A new Ebola outbreak has hit the Congo, the Ministry of Health of the Democratic Republic of the Congo declared on August 1, according to the World Health Organization, or WHO. The most recent outbreak is spreading through the North Kivu Province, with a total of 422 cases as of November 27, 375 of which have been confirmed. There have been 242 reported deaths as a result.
The Ministry of Health, WHO, and partners responded to the outbreak. The outbreak in Congo makes it the second largest Ebola outbreak in history, according to WHO, as reported by the Associated Press. The largest outbreak killed thousands in West Africa a few years ago. It is feared the current outbreak is not slowing down any time soon.

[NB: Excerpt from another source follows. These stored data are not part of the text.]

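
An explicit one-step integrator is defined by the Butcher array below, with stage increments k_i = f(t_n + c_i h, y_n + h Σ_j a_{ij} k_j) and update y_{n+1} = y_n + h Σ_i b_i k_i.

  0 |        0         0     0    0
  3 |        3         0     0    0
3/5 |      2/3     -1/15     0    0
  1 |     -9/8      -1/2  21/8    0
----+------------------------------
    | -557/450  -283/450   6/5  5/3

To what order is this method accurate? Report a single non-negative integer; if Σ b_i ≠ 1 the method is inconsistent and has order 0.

2

b = (-557/450, -283/450, 6/5, 5/3)
c = (0, 3, 3/5, 1)
Ac = (0, 0, -1/5, 3/40)
Σ b_i: (-557/450)·1 + (-283/450)·1 + 6/5·1 + 5/3·1 = 1 ✓
b·c: (-283/450)·3 + 6/5·3/5 + 5/3·1 = 1/2 ✓
b·c²: (-283/450)·9 + 6/5·9/25 + 5/3·1 = -2671/750 ≠ 1/3 ⇒ order 2.
b·Ac: 6/5·(-1/5) + 5/3·3/40 = -23/200 ≠ 1/6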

Dr. Peter Salama, the WHO Deputy Director-General, Emergency Preparedness and Response, stated in a September 25 press release that the situation surrounding the current outbreak has created the potential for a perfect storm regarding this disease.

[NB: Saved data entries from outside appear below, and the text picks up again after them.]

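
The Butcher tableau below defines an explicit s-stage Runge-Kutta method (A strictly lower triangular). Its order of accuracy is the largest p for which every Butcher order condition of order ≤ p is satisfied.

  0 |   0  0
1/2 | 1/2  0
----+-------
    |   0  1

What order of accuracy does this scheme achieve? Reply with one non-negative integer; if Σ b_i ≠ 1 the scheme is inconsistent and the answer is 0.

b = (0, 1)
c = (0, 1/2)
Σ b_i: 1·1 = 1 ✓
b·c: 1·1/2 = 1/2 ✓; 2 stages ⇒ order 2.

2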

“I previously described the context for the Ebola outbreak in North Kivu as arguably the most difficult context we have ever faced, as WHO and the UN system, in terms of responding to an Ebola outbreak. We are now extremely concerned that several factors may be coming together over the next weeks to months to create a potential perfect storm. A perfect storm of active conflict limiting our ability to access civilians, distrust by segments of the community already traumatized by decades of conflict and of murder, driven by a fear of a terrifying disease but also exploited and manipulated by local politicians prior to an election.”

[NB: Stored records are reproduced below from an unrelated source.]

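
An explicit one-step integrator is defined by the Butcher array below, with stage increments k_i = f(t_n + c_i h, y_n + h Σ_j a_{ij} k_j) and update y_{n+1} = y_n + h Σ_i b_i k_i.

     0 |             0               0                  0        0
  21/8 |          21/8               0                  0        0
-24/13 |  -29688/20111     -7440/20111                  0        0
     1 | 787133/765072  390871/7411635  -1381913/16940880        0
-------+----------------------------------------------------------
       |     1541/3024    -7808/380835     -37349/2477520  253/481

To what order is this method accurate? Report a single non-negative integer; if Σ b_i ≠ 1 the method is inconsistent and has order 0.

b = (1541/3024, -7808/380835, -37349/2477520, 253/481)
c = (0, 21/8, -24/13, 1)
Ac = (0, 0, -2790/2873, 585/2024)
Σ b_i: 1541/3024·1 + (-7808/380835)·1 + (-37349/2477520)·1 + 253/481·1 = 1 ✓
b·c: (-7808/380835)·21/8 + (-37349/2477520)·(-24/13) + 253/481·1 = 1/2 ✓
b·c²: (-7808/380835)·441/64 + (-37349/2477520)·576/169 + 253/481·1 = 1/3 ✓
b·Ac: (-37349/2477520)·(-2790/2873) + 253/481·585/2024 = 1/6 ✓
b·c³: (-7808/380835)·9261/512 + (-37349/2477520)·(-13824/2197) + 253/481·1 = 1/4 ✓
b·(c∘Ac): (-37349/2477520)·66960/37349 + 253/481·585/2024 = 1/8 ✓
b·Ac²: (-37349/2477520)·(-29295/11492) + 253/481·377/4416 = 1/12 ✓
b·A²c: 253/481·481/6072 = 1/24 ✓; 4 stages ⇒ order 4.

4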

With the escalation of violence in the surrounding area, WHO faces a problem treating those affected by the virus. Many reside in red zones surrounded by rebel groups. Though the group receives positive feedback from some of the community, many refuse the help. One small village is responsible for a large portion of cases.
The Ebola virus is a rare and deadly virus that is also known as Ebola hemorrhagic fever. It is spread by contact of bodily fluids of an infected person, according to the Centers for Disease Control and Prevention, or CDC, as well as by contact with contaminated objects or infected animals. The virus can cause fever, headache, sore throat, muscle and joint aches, diarrhea, vomiting, weakness, rash, stomach pain, red eyes, and internal and external bleeding.
Salama suggests it could take at least another six months, and an untold number of additional cases, for the current outbreak to be under control, according to the Associated Press.